Which of the following is least likely considered a strong and reliable source of liquidity for a company undergoing a credit analysis? A) Line of credit. B) Ability to use asset securitization. C) Contractual back-up facility. Anyone?
line of credit? since their is no indication of a commited line and thus the bank can tell them fuck you
ummm asset securitization is probably least likely- what happens when the securitization market fails like it did in '08 and no one wants your piece of junk securitizations? A bank line of credit is pretty damn good and so is a contractual back-up facility (not really sure what that means but it sounds good)
^ even if the market crashes you can still sell your accounts, maybe not at the price you would have liked to, but eveything can be sold for the right price, so you can get something out of it their is no indication about this being a commited line of credit, and I am sure if you work for a bank Andrew you would rather not give a company in crisis a loan given that you have the option not 2…
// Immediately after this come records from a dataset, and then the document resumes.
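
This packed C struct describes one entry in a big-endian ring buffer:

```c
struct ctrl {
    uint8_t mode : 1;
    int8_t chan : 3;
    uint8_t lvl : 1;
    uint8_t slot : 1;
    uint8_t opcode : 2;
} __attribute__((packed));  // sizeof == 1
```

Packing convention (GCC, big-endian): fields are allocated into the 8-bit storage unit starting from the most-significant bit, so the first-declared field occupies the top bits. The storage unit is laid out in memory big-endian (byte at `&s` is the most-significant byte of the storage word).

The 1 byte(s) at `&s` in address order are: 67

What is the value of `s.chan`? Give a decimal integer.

[0]=0x67 (big-endian) → word 0x67
mode:1 @ bit 7 → (0x67>>7)&0x1 = 0x0
chan:3 @ bit 4 → (0x67>>4)&0x7 = 0x6  ←
lvl:1 @ bit 3 → (0x67>>3)&0x1 = 0x0
slot:1 @ bit 2 → (0x67>>2)&0x1 = 0x1
opcode:2 @ bit 0 → (0x67>>0)&0x3 = 0x3
chan signed 3b, MSB=1: 6 - 8 = -2

-2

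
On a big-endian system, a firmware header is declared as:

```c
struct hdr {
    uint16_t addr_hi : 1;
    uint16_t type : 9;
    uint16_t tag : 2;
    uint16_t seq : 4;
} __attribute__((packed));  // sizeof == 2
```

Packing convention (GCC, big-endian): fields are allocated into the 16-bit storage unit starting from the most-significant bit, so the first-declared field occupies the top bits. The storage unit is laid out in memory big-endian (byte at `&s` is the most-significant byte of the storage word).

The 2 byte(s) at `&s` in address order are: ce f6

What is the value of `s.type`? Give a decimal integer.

[0]=0xce [1]=0xf6 (big-endian) → word 0xcef6
addr_hi:1 @ bit 15 → (0xcef6>>15)&0x1 = 0x1
type:9 @ bit 6 → (0xcef6>>6)&0x1ff = 0x13b  ←
tag:2 @ bit 4 → (0xcef6>>4)&0x3 = 0x3
seq:4 @ bit 0 → (0xcef6>>0)&0xf = 0x6

315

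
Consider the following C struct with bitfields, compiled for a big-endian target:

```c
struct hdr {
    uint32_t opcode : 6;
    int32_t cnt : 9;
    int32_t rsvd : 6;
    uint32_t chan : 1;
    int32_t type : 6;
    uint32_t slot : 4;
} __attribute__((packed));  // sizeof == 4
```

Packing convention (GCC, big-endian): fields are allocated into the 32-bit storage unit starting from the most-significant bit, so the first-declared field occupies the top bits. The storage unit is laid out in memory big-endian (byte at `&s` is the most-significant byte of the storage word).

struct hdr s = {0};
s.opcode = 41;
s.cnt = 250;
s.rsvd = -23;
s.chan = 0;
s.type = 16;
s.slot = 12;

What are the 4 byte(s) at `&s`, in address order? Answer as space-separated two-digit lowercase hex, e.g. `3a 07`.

a5 f5 49 0c

opcode (6b) val=41 bits=0x29 at bit 26: 0xa4000000
cnt (9b) val=250 bits=0xfa at bit 17: 0xa5f40000
rsvd (6b) val=-23 bits=0x29 at bit 11: 0xa5f54800
chan (1b) val=0 bits=0x0 at bit 10: 0xa5f54800
type (6b) val=16 bits=0x10 at bit 4: 0xa5f54900
slot (4b) val=12 bits=0xc at bit 0: 0xa5f5490c
word = 0xa5f5490c → big-endian bytes:
  [0]=0xa5  [1]=0xf5  [2]=0x49  [3]=0x0c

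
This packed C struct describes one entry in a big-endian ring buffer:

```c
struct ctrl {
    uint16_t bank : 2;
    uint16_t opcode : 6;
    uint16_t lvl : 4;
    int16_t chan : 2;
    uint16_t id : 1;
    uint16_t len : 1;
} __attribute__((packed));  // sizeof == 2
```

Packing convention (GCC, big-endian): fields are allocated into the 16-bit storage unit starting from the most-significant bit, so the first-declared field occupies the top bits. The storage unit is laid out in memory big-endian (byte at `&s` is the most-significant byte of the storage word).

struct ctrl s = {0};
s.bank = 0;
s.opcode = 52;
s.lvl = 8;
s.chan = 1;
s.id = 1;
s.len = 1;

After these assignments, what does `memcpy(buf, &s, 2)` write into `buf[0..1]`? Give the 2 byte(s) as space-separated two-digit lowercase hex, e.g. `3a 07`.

34 87

[14+:2] bank=0 & 0x3 = 0x0; word=0x0000
[8+:6] opcode=52 & 0x3f = 0x34; word=0x3400
[4+:4] lvl=8 & 0xf = 0x8; word=0x3480
[2+:2] chan=1 & 0x3 = 0x1; word=0x3484
[1+:1] id=1 & 0x1 = 0x1; word=0x3486
[0+:1] len=1 & 0x1 = 0x1; word=0x3487
word = 0x3487 → big-endian bytes:
  [0]=0x34  [1]=0x87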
possibly…you have not convinced me yet though, what is the answer jimmy?
The right answer is line of credit. It’s not a guaranteed facility.
asset sec?
Right answer is “Line of Credit”. This one tripped me and the explanation is the same as Gulf mentioned.
dammit i hate you gulf
but good to know
good explanation Gulf. Let’s see more tricky questions like that! Just on the forum, of course, not on the actual exam.